Knuckle-cracking. Aside from worrying about whether it leads to arthritis (it doesn’t), most of us do it mindlessly to get ourselves in the mood to start a project—or while we fret about it.
Scientists have been struggling with an explanation for the pops our finger joints are capable of making for upwards of 60 years. Much of the early theories have been disproven or unreproducible. Knuckles don’t seem to have a uniform refractory period in between snaps, for example, and the noise doesn’t come from vibrations in nearby tissues or a fibrous snap as a result of the quick movement.

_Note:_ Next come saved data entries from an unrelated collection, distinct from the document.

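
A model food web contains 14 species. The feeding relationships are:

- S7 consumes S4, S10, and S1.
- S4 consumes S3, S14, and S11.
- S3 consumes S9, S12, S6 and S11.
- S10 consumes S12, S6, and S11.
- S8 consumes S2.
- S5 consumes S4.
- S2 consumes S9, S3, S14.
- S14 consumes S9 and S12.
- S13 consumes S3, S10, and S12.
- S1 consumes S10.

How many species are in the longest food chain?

4 species

One longest chain: S12 → S14 → S2 → S8.
It has 4 species and 3 links.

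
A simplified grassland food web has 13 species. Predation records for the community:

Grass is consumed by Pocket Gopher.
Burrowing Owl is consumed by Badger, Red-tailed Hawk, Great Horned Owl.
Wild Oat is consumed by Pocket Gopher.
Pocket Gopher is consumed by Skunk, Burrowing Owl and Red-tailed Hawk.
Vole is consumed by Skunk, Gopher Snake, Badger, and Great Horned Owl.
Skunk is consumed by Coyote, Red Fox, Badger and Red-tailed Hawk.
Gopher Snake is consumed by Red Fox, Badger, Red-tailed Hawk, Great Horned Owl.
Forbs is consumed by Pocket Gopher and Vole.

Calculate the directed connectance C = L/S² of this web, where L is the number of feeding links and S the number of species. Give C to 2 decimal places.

C = 0.13

The web has S = 13 species and L = 22 feeding links.
C = L / S² = 22 / 169 = 0.1302 ≈ 0.13.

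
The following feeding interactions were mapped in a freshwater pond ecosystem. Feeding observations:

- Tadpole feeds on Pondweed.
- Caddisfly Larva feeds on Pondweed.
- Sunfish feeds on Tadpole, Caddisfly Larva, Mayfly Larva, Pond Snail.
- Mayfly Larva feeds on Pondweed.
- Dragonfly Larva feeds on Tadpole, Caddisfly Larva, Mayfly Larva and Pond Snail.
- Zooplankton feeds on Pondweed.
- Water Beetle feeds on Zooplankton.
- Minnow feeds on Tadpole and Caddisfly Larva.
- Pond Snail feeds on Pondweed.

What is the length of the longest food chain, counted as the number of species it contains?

One longest chain: Pondweed → Caddisfly Larva → Minnow.
It has 3 species and 2 links.

3 species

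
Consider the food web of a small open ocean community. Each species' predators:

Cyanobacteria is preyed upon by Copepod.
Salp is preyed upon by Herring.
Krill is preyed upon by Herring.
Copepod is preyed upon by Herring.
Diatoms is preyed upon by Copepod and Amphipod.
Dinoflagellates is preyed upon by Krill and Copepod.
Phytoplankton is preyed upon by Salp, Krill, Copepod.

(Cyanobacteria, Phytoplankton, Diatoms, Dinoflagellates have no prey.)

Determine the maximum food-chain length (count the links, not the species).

2 links

One longest chain: Phytoplankton → Salp → Herring.
It has 3 species and 2 links.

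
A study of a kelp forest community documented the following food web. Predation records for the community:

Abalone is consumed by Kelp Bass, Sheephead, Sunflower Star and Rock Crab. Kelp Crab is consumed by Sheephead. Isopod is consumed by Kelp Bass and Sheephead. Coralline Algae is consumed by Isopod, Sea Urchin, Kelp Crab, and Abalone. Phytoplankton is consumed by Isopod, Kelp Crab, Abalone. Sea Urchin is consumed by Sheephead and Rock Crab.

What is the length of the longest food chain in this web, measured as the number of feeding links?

One longest chain: Coralline Algae → Isopod → Kelp Bass.
It has 3 species and 2 links.

2 links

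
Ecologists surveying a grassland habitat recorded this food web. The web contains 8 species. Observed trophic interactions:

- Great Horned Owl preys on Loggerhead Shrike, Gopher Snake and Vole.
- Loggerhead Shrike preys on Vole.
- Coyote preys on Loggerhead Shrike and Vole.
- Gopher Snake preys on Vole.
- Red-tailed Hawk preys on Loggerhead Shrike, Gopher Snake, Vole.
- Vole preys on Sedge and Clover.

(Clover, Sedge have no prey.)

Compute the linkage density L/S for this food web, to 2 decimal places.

There are L = 12 links among S = 8 species.
L/S = 12/8 = 1.5000 ≈ 1.50.

L/S = 1.50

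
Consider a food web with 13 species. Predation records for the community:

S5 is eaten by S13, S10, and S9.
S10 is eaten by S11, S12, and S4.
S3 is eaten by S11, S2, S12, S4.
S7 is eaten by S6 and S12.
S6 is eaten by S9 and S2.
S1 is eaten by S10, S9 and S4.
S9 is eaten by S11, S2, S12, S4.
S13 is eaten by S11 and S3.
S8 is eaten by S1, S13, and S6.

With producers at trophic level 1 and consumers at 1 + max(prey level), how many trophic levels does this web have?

Producers (level 1): S5, S8, S7.
S8 → S1 → S9 → S12 gives S12 level 4.
No species has a prey at level 4, so no species reaches level 5.

4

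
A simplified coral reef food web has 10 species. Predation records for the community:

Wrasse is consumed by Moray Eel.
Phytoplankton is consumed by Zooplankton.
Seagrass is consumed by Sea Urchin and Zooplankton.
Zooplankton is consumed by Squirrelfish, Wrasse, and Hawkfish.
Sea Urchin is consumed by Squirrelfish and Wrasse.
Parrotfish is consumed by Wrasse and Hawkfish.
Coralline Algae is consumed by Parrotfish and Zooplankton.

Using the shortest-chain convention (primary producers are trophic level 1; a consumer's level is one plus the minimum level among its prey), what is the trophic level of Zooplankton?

Coralline Algae is a producer → level 1.
Zooplankton eats Coralline Algae → level 2.

Trophic level 2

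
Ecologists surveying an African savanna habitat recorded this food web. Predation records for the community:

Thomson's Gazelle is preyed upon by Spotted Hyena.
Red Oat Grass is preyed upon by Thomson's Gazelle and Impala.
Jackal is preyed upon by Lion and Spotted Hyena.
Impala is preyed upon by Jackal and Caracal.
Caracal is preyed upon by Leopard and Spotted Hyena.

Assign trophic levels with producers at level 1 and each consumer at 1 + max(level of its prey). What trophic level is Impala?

Trophic level 2

Red Oat Grass is a producer → level 1.
Impala eats Red Oat Grass → level 2.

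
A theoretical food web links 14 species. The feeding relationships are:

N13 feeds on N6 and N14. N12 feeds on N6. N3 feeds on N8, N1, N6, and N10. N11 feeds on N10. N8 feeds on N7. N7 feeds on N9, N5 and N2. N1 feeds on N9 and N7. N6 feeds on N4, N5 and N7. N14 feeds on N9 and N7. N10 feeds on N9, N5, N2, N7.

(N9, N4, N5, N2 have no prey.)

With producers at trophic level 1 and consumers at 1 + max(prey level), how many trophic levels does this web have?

4

Producers (level 1): N9, N4, N5, N2.
N9 → N7 → N6 → N13 gives N13 level 4.
No species has a prey at level 4, so no species reaches level 5.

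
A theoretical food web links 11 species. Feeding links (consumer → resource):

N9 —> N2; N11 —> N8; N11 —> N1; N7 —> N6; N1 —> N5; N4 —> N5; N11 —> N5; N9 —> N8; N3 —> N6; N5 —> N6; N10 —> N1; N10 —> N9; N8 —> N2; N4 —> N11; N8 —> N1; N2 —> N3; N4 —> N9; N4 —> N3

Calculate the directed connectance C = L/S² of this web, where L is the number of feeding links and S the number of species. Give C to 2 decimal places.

C = 0.15

The web has S = 11 species and L = 18 feeding links.
C = L / S² = 18 / 121 = 0.1488 ≈ 0.15.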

Scientists got close to cracking the case in 2015, when researchers from the University of Alberta published a paper in which a test subject cracked his knuckles in an MRI machine, and they confirmed that bubbles in the joints pop as they’re pulled apart. (The released air is still trapped within us, and eventually dissolves back into the normal fluid in our knuckles, allowing us to repeat the process shortly afterward.)
But Vineeth Chandran Suja, formerly a graduate students at École Polytechnique in France, had been working on the same problem for a few years with his advisor Abdul Barakat when the 2015 paper came out. They weren’t entirely convinced.
A crack occurs in just about a third of a second—far too quickly to get a good idea with an imprecise picture. “Mathematical modeling is particularly useful because [real-time] imaging is not sufficiently rapid to capture the phenomena involved,” Bakarat told Gizmodo. So, the duo created a model of the hand’s metacarpophalangeal joint and played with it to account for all sorts of factors that affect fingers, like the thickness of the surrounding fluid, or the speed at which the joints move.
In a paper published today in Scientific Reports, the team found that the only factor that seemed to make a difference to the type of sound generated was how much force is applied to the knuckle. What’s more, according to their models, bubbles in the joints don’t pop all the way. Instead, these pops are just partial, leaving some of tiny pockets of air intact.
It doesn’t sound like the kind of science that can save lives, but some researchers think that understanding knuckle-cracking can give physiologists some insight into how healthy joints move. “Maybe if you can actually do this, it’s a sign of everything in the joint in there is working properly,” Greg Kawchuk, a kinesiologist at the University of Alberta, told the Atlantic. If anything, it seems to have at least carried Suja through some of his graduate coursework.